Ces centres contribuent de manière décisive à la politique étrangère, à la politique de promotion de la paix et à la politique de sécurité de la Suisse, tout en offrant des formations dans divers domaines (gestion des crises, par exemple), a souligné Carlo Sommaruga (PS/GE) au nom de la commission. Ils ont été de plus en plus sollicités ces dernières années.

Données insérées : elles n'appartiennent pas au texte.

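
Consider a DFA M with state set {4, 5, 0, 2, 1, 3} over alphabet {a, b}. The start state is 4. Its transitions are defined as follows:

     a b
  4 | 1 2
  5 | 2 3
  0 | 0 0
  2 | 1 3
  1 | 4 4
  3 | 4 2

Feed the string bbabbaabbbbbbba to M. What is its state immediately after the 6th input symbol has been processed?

start at 4
read 'b': 4 → 2
read 'b': 2 → 3
read 'a': 3 → 4
read 'b': 4 → 2
read 'b': 2 → 3
read 'a': 3 → 4
After 6 symbols: 4.

4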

Le Centre de politique de sécurité (GCSP), le Centre international de déminage humanitaire (GICHD) et le Centre pour le contrôle démocratique des forces armées (DCAF), créés entre 1995 et 2000, sont organisés sous la forme de fondations à vocation internationale. Depuis leur fondation, ces trois organes sont devenus des centres de compétence mondialement reconnus.
Harmonisation
Les trois centres et leur financement ne sont pas remis en question, a précisé Thomas Egger (PDC/VS). Les députés ont refusé par 122 voix contre 69 de subdiviser le crédit-cadre en trois crédits d'engagement. Pour une partie de la droite, cela aurait permis de mieux prendre en compte des différences entre ces institutions.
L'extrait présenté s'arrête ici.